De nombreux employés ont été déplacés vers les usines de voitures et de batteries, et plus de 1.200 salariés ont été licenciés aux États-Unis en 2017. Pour ne rien arranger, certains toits ont pris feu et plusieurs anciens employés ont accusé l'entreprise d'avoir négligé les problèmes de sécurité.

En mai 2021, des clients furieux se sont plaints de la détérioration du service commercial, certains s'étant retrouvés dans le noir pendant plusieurs semaines sans que l'entreprise ne bouge le petit doigt.

Aujourd'hui, ce sont les actionnaires de Tesla qui se rebiffent. Le 12 juillet dernier, Elon Musk a été assigné à comparaître devant un tribunal pour prise illégale d'intérêts. Selon les plaignants, l'acquisition de SolarCity par Tesla en 2016 s'apparentait davantage à un sauvetage et un sérieux coup de pouce à ses cousins, Lyndon et Peter Rive.

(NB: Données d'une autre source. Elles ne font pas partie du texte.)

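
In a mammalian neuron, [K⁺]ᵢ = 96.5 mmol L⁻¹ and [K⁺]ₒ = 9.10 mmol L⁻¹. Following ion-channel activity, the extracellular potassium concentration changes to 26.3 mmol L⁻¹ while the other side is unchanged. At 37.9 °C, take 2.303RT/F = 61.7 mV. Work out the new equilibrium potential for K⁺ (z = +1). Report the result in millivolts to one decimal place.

After the shift: [K⁺]_out = 26.3, [K⁺]_in = 96.5 mmol L⁻¹.
E_new = (61.7/1)·log₁₀(26.3/96.5) = 61.70 · (-0.5646) = -34.83 mV

-34.8 mV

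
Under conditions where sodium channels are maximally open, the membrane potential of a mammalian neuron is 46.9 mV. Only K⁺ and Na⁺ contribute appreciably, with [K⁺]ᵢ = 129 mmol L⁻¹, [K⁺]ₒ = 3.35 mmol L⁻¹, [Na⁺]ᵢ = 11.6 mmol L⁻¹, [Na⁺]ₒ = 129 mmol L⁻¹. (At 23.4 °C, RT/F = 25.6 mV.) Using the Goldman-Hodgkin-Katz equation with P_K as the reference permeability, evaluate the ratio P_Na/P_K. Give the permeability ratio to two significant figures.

Let α = P_Na/P_K. GHK: Vm = 25.6·ln[(Kₒ + α·Naₒ)/(Kᵢ + α·Naᵢ)].
e^(Vm/25.6) = e^(46.9/25.6) = 6.2466
So 6.2466·(Kᵢ + α·Naᵢ) = Kₒ + α·Naₒ → α = (6.2466·129.0 − 3.35) / (129.0 − 6.2466·11.6)
α = (805.8 − 3.35) / (129.0 − 72.46) = 802.5/56.54 = 14.19

14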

Elon Musk et le conseil d'administration de Tesla, y compris le frère d'Elon Musk, Kimbal, «ont bénéficié de l'accord aux dépens de Tesla et des actionnaires minoritaires», accusent les plaignants. SolarCity «n'avait alors pas réalisé un seul profit, avait une dette croissante [3 milliards de dollars au moment de l'acquisition] et brûlait de l'argent à un rythme insoutenable».

Le multimilliardaire avait en outre fait intervenir SpaceX dans les tractations, qui avait acheté des dizaines de millions de dollars d'obligations solaires à SolarCity sans qu'on sache trop pourquoi, rappelle CNBC.

Elon Musk se défend en niant que SolarCity était dans une situation désespérée lors de son acquisition par Tesla. Il explique que l'entreprise devait permettre à Tesla de compléter sa vision dans les technologies des batteries. Le stockage d'énergie, avec le système Powerwall, est d'ailleurs aujourd'hui la principale source de revenus de SolarCity qui n'installe que très peu de toits solaires.